Wie man einen Artikel in die Lokalzeitung bekommt:

Kontakt vor allem zur Lokalredaktion suchen. Besuchstermin geben lassen, vorbereitete Infos zum Club im Speziellen und zu Rotary im Allgemeinen übergeben. Adressen, Telefonnummern, Mail-Adressen austauschen. Feste Ansprechpartner auf beiden Seiten vereinbaren.
Jede Nachricht muss die berühmten 6 W's enthalten: WER hat WAS getan? (WEM ist WAS widerfahren?) WANN? WO? WIE? WARUM? Zur besseren Einordnung der Nachricht sollte auch der Informant nicht fehlen: WELCHE QUELLE? WOHER? Könnte in unserem Fall heißen: „...wie der Rotary Club mitteilte/ankündigte.“
Mit einem Waschzettel wird das Leben leichter: für den Verfasser und für den Empfänger. Warum: Der Club schreibt das Wichtigste auf und serviert es dem Lokalredakteur.
Wenn schon die Namen nicht stimmen – dann wird der Leser auch an der Zuverlässigkeit des gesamten Textes zweifeln. Sorgfalt gilt auch bei der Nennung von Zahlen.

So platziert der Club einen Artikel im Rotary Magazin (Print) bzw. auf der Distrikt-Unterseite rotary.de (online):

Anfrage per Mail oder Telefon beim DBE (Distriktberichterstatter) und Klärung, ob, wann und wie ein Artikel untergebracht werden kann.
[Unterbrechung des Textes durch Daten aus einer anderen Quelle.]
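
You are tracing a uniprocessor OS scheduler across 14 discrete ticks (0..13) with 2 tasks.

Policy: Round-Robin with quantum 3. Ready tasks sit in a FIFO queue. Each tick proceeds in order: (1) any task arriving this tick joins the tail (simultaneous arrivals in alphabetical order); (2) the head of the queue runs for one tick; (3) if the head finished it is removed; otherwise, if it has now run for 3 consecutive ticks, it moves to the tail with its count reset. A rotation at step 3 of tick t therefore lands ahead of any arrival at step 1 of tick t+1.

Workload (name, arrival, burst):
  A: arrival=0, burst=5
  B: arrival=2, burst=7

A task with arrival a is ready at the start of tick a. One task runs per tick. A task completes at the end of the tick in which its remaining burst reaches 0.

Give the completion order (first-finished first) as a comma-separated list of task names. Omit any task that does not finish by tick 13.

t=0: queue=[A] q_used=0 → run A
t=1: queue=[A] q_used=1 → run A
t=2: queue=[A,B] q_used=2 → run A
t=3: queue=[B,A] q_used=0 → run B
t=4: queue=[B,A] q_used=1 → run B
t=5: queue=[B,A] q_used=2 → run B
t=6: queue=[A,B] q_used=0 → run A
t=7: queue=[A,B] q_used=1 → run A
t=8: queue=[B] q_used=0 → run B
t=9: queue=[B] q_used=1 → run B
t=10: queue=[B] q_used=2 → run B
t=11: queue=[B] q_used=0 → run B
t=12: (idle)
t=13: (idle)

completion order = A, B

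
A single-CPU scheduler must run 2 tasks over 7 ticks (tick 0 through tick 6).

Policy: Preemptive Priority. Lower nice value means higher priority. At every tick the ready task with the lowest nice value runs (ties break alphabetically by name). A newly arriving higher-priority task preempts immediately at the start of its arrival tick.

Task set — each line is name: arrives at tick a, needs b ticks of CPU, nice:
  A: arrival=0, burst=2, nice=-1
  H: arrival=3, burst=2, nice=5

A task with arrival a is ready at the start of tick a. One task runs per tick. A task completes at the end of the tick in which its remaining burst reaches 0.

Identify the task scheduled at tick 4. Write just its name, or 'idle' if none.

running at tick 4 = H

t=0: ready={A} → run A
t=1: ready={A} → run A
t=2: (idle)
t=3: ready={H} → run H
t=4: ready={H} → run H
t=5: (idle)
t=6: (idle)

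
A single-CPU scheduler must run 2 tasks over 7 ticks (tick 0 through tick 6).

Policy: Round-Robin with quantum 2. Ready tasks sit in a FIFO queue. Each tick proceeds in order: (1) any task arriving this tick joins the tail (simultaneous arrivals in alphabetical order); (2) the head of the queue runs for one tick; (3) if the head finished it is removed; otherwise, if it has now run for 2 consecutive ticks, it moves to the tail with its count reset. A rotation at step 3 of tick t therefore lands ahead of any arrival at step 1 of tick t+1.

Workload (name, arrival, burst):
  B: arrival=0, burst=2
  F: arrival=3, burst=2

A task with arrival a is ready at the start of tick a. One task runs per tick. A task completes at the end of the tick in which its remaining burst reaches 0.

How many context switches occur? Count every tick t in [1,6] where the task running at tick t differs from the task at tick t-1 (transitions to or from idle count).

context switches = 3

t=0: queue=[B] q_used=0 → run B
t=1: queue=[B] q_used=1 → run B
t=2: (idle)
t=3: queue=[F] q_used=0 → run F
t=4: queue=[F] q_used=1 → run F
t=5: (idle)
t=6: (idle)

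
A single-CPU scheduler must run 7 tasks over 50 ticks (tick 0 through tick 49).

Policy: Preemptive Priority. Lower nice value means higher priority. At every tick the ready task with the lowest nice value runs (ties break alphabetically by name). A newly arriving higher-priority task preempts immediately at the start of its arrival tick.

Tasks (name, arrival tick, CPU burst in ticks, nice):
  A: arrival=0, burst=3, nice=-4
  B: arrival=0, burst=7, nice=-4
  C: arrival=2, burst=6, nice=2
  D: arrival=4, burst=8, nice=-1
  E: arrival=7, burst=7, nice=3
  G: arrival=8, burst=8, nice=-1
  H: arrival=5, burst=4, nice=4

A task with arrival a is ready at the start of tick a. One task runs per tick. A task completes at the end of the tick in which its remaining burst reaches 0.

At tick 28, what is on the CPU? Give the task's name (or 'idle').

running at tick 28 = C

t=0: ready={A,B} → run A
t=1: ready={A,B} → run A
t=2: ready={A,B,C} → run A
t=3: ready={B,C} → run B
t=4: ready={B,C,D} → run B
t=5: ready={B,C,D,H} → run B
t=6: ready={B,C,D,H} → run B
t=7: ready={B,C,D,E,H} → run B
t=8: ready={B,C,D,E,G,H} → run B
t=9: ready={B,C,D,E,G,H} → run B
t=10: ready={C,D,E,G,H} → run D
t=11: ready={C,D,E,G,H} → run D
t=12: ready={C,D,E,G,H} → run D
t=13: ready={C,D,E,G,H} → run D
t=14: ready={C,D,E,G,H} → run D
t=15: ready={C,D,E,G,H} → run D
t=16: ready={C,D,E,G,H} → run D
t=17: ready={C,D,E,G,H} → run D
t=18: ready={C,E,G,H} → run G
t=19: ready={C,E,G,H} → run G
t=20: ready={C,E,G,H} → run G
t=21: ready={C,E,G,H} → run G
t=22: ready={C,E,G,H} → run G
t=23: ready={C,E,G,H} → run G
t=24: ready={C,E,G,H} → run G
t=25: ready={C,E,G,H} → run G
t=26: ready={C,E,H} → run C
t=27: ready={C,E,H} → run C
t=28: ready={C,E,H} → run C
t=29: ready={C,E,H} → run C
t=30: ready={C,E,H} → run C
t=31: ready={C,E,H} → run C
t=32: ready={E,H} → run E
t=33: ready={E,H} → run E
t=34: ready={E,H} → run E
t=35: ready={E,H} → run E
t=36: ready={E,H} → run E
t=37: ready={E,H} → run E
t=38: ready={E,H} → run E
t=39: ready={H} → run H
t=40: ready={H} → run H
t=41: ready={H} → run H
t=42: ready={H} → run H
t=43: (idle)
t=44: (idle)
t=45: (idle)
t=46: (idle)
t=47: (idle)
t=48: (idle)
t=49: (idle)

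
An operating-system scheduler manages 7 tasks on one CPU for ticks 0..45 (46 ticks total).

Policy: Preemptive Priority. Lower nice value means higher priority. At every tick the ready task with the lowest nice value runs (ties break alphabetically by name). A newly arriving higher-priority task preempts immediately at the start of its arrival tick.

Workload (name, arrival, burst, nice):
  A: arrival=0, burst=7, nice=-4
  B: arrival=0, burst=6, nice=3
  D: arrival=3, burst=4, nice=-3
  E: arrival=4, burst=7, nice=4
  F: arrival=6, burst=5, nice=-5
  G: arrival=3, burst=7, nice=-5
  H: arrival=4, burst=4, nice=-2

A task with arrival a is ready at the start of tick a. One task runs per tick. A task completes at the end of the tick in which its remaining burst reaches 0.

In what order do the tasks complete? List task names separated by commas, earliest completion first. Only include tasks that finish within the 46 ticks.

completion order = F, G, A, D, H, B, E

t=0: ready={A,B} → run A
t=1: ready={A,B} → run A
t=2: ready={A,B} → run A
t=3: ready={A,B,D,G} → run G
t=4: ready={A,B,D,E,G,H} → run G
t=5: ready={A,B,D,E,G,H} → run G
t=6: ready={A,B,D,E,F,G,H} → run F
t=7: ready={A,B,D,E,F,G,H} → run F
t=8: ready={A,B,D,E,F,G,H} → run F
t=9: ready={A,B,D,E,F,G,H} → run F
t=10: ready={A,B,D,E,F,G,H} → run F
t=11: ready={A,B,D,E,G,H} → run G
t=12: ready={A,B,D,E,G,H} → run G
t=13: ready={A,B,D,E,G,H} → run G
t=14: ready={A,B,D,E,G,H} → run G
t=15: ready={A,B,D,E,H} → run A
t=16: ready={A,B,D,E,H} → run A
t=17: ready={A,B,D,E,H} → run A
t=18: ready={A,B,D,E,H} → run A
t=19: ready={B,D,E,H} → run D
t=20: ready={B,D,E,H} → run D
t=21: ready={B,D,E,H} → run D
t=22: ready={B,D,E,H} → run D
t=23: ready={B,E,H} → run H
t=24: ready={B,E,H} → run H
t=25: ready={B,E,H} → run H
t=26: ready={B,E,H} → run H
t=27: ready={B,E} → run B
t=28: ready={B,E} → run B
t=29: ready={B,E} → run B
t=30: ready={B,E} → run B
t=31: ready={B,E} → run B
t=32: ready={B,E} → run B
t=33: ready={E} → run E
t=34: ready={E} → run E
t=35: ready={E} → run E
t=36: ready={E} → run E
t=37: ready={E} → run E
t=38: ready={E} → run E
t=39: ready={E} → run E
t=40: (idle)
t=41: (idle)
t=42: (idle)
t=43: (idle)
t=44: (idle)
t=45: (idle)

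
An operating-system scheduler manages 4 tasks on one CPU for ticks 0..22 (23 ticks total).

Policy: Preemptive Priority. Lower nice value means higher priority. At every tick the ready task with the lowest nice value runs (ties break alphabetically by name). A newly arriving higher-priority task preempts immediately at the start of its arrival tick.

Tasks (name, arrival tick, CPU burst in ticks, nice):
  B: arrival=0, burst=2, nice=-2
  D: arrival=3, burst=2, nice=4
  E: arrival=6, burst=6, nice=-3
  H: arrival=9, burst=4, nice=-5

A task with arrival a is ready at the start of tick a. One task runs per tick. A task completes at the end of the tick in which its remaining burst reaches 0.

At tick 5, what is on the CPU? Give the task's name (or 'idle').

t=0: ready={B} → run B
t=1: ready={B} → run B
t=2: (idle)
t=3: ready={D} → run D
t=4: ready={D} → run D
t=5: (idle)
t=6: ready={E} → run E
t=7: ready={E} → run E
t=8: ready={E} → run E
t=9: ready={E,H} → run H
t=10: ready={E,H} → run H
t=11: ready={E,H} → run H
t=12: ready={E,H} → run H
t=13: ready={E} → run E
t=14: ready={E} → run E
t=15: ready={E} → run E
t=16: (idle)
t=17: (idle)
t=18: (idle)
t=19: (idle)
t=20: (idle)
t=21: (idle)
t=22: (idle)

running at tick 5 = idle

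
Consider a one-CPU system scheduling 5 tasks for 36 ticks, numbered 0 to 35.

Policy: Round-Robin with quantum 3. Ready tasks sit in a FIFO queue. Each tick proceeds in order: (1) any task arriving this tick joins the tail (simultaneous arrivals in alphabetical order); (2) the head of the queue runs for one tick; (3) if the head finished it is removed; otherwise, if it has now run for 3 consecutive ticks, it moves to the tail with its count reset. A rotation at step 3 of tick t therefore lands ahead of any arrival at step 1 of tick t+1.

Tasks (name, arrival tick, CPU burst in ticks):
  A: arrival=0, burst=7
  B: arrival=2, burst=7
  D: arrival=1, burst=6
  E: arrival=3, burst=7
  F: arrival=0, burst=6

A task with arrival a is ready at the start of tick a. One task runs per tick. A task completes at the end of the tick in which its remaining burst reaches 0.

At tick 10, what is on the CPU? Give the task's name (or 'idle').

running at tick 10 = B

t=0: queue=[A,F] q_used=0 → run A
t=1: queue=[A,F,D] q_used=1 → run A
t=2: queue=[A,F,D,B] q_used=2 → run A
t=3: queue=[F,D,B,A,E] q_used=0 → run F
t=4: queue=[F,D,B,A,E] q_used=1 → run F
t=5: queue=[F,D,B,A,E] q_used=2 → run F
t=6: queue=[D,B,A,E,F] q_used=0 → run D
t=7: queue=[D,B,A,E,F] q_used=1 → run D
t=8: queue=[D,B,A,E,F] q_used=2 → run D
t=9: queue=[B,A,E,F,D] q_used=0 → run B
t=10: queue=[B,A,E,F,D] q_used=1 → run B
t=11: queue=[B,A,E,F,D] q_used=2 → run B
t=12: queue=[A,E,F,D,B] q_used=0 → run A
t=13: queue=[A,E,F,D,B] q_used=1 → run A
t=14: queue=[A,E,F,D,B] q_used=2 → run A
t=15: queue=[E,F,D,B,A] q_used=0 → run E
t=16: queue=[E,F,D,B,A] q_used=1 → run E
t=17: queue=[E,F,D,B,A] q_used=2 → run E
t=18: queue=[F,D,B,A,E] q_used=0 → run F
t=19: queue=[F,D,B,A,E] q_used=1 → run F
t=20: queue=[F,D,B,A,E] q_used=2 → run F
t=21: queue=[D,B,A,E] q_used=0 → run D
t=22: queue=[D,B,A,E] q_used=1 → run D
t=23: queue=[D,B,A,E] q_used=2 → run D
t=24: queue=[B,A,E] q_used=0 → run B
t=25: queue=[B,A,E] q_used=1 → run B
t=26: queue=[B,A,E] q_used=2 → run B
t=27: queue=[A,E,B] q_used=0 → run A
t=28: queue=[E,B] q_used=0 → run E
t=29: queue=[E,B] q_used=1 → run E
t=30: queue=[E,B] q_used=2 → run E
t=31: queue=[B,E] q_used=0 → run B
t=32: queue=[E] q_used=0 → run E
t=33: (idle)
t=34: (idle)
t=35: (idle)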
Für eine Veröffentlichung im Rotary Magazin gilt grundsätzlich: Geduld mitbringen. Die Vorlaufzeit beträgt etwa sechs (!) Wochen. Das heißt: Der DBE muss bis zum 24. des Monats seine Distrikt-Seite für die gedruckte Ausgabe des übernächsten Monats über ein Content Management System an die Redaktion in Hamburg liefern. Konkretes Beispiel: bis zum 24. August für das Heft Oktober! Für Fotos (jpg, immer 1 MB oder noch höhere Auflösung!) gilt die selbe Vorgabe. Die Textlänge für den so genannten Haupttext, also den Aufmacher, beträgt 2000 bis maximal 2500 Anschläge einschließlich der Leerzeichen. Das klingt nach viel, ist aber sehr wenig: deutlich unter 1 Schreibmaschinenseite, wie man früher gesagt hätte.

Für die Distrikt-Unterseite rotary.de gibt es keine Zeitvorgaben, aber einen großen Aktualitätsvorteil. Die Prozedur ist: Anfrage/Abstimmung mit dem DBE, Lieferung des Textes per Mail an DBE und Bearbeitung und Weiterleitung nach HH durch ihn. Die Textlänge spielt bei diesem Medium keine Rolle. Fotos können dem Text hinzugefügt werden – die Auflösung kann auch unter 1 MB liegen. Wenn alles gut läuft, braucht’s vom Avisieren der News bis zum Erscheinen auf rotary.de nur zwei bis drei Tage.

Wie sollte der Text für Nachrichten gestaltet werden:

Der erste Satz: Eine Nachricht oder ihre längere Schwester, den Bericht, in der Regel im Perfekt oder im Präsens beginnen. Also: Das Spendenaufkommen beim PolioPlus- Aktionstag hat die kühnsten Erwartungen übertroffen. Das ist gegenwärtiger, packender als: übertraf... Überhaupt ist der erste Satz der wichtigste: seine Griffigkeit, Klarheit, Kürze und Lesernähe entscheiden, ob der Leser weiter liest.

Und noch mehr Sätze... Bitte bedenken, unser Kurzzeit-Gedächtnis schafft drei Sekunden, das sind etwa sechs Wörter. Also kurze Sätze bilden, und die Regel beachten: Hauptsachen gehören in Hauptsätze, Nebensachen in Nebensätze. Nebensätze werden besser angehängt als eingeschoben. 

Ein gutes Rezept, um Missverständnisse auszuschließen, ist sicherzugehen, dass die Fakten stimmen.